CNBC.com: U.S. clears way for truly driverless vehicles without steering wheels
Have a nice future.
frenchyd said:
So why buy a car/ flying car? Why not take shares in it? Costs would then be divided by everyone.$100,000 something could be divided at least 10 ways. And then by the projected life of the unit. So a monthly payment would amount to $100 a month. Leaving plenty for costs.
So timeshares on wheels/wings. The criminals who infest that business will pay homage to you (then steal it). Who would regulate that? Dept of Real Estate, FAA or MVD? :)
I'm thinking big slot cars allowing higher speeds. Think of those HO cars from our youth.
Then each car has a magnetic attaching method allowing us to hook up with each other and freight train down the interstate.
We can be doing 150mph with our cars peg in the slot in the road.
j_tso
Dork
8/11/23 6:39 p.m.
mblommel said:
It's not the future until we have jetpacks.

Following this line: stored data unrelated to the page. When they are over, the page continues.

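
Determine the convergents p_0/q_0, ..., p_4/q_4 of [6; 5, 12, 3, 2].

6/1, 31/5, 378/61, 1165/188, 2708/437

Using the convergent recurrence p_i = a_i*p_{i-1} + p_{i-2}, q_i = a_i*q_{i-1} + q_{i-2} with p_{-2}=0, p_{-1}=1, q_{-2}=1, q_{-1}=0:
  i=0: a_0=6, p_0 = 6*1 + 0 = 6, q_0 = 6*0 + 1 = 1.
  i=1: a_1=5, p_1 = 5*6 + 1 = 31, q_1 = 5*1 + 0 = 5.
  i=2: a_2=12, p_2 = 12*31 + 6 = 378, q_2 = 12*5 + 1 = 61.
  i=3: a_3=3, p_3 = 3*378 + 31 = 1165, q_3 = 3*61 + 5 = 188.
  i=4: a_4=2, p_4 = 2*1165 + 378 = 2708, q_4 = 2*188 + 61 = 437.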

oh great, sky pedestrians!
Whenever I think of flying cars I think of two things:
Danger, everything breaks, and when that thing weighs several thousand pounds and is above you, well.....
Invasion of privacy. No way in hell do I want people looking down on me, nor do I want them in my near sightlines causing anxiety and harshing my vibe.
If they followed current aircraft regulations that would be more tenable, but they still have to land, and that means that while they may not be directly above you in your airspace, they may still be following a flightpath which creates aural and visible noise.
Time top stock up on SAMs I guess.
Personally, I think flying cars are stupid. People complain about gas prices with cars, just add the energy it takes to fly, yea- that's not going to happen.
Like floating cars, adding multiple tasks makes the vehicle worse at everything due to compromises. It won't fly very well because it has to drive, and it wont drive very well because it has to fly.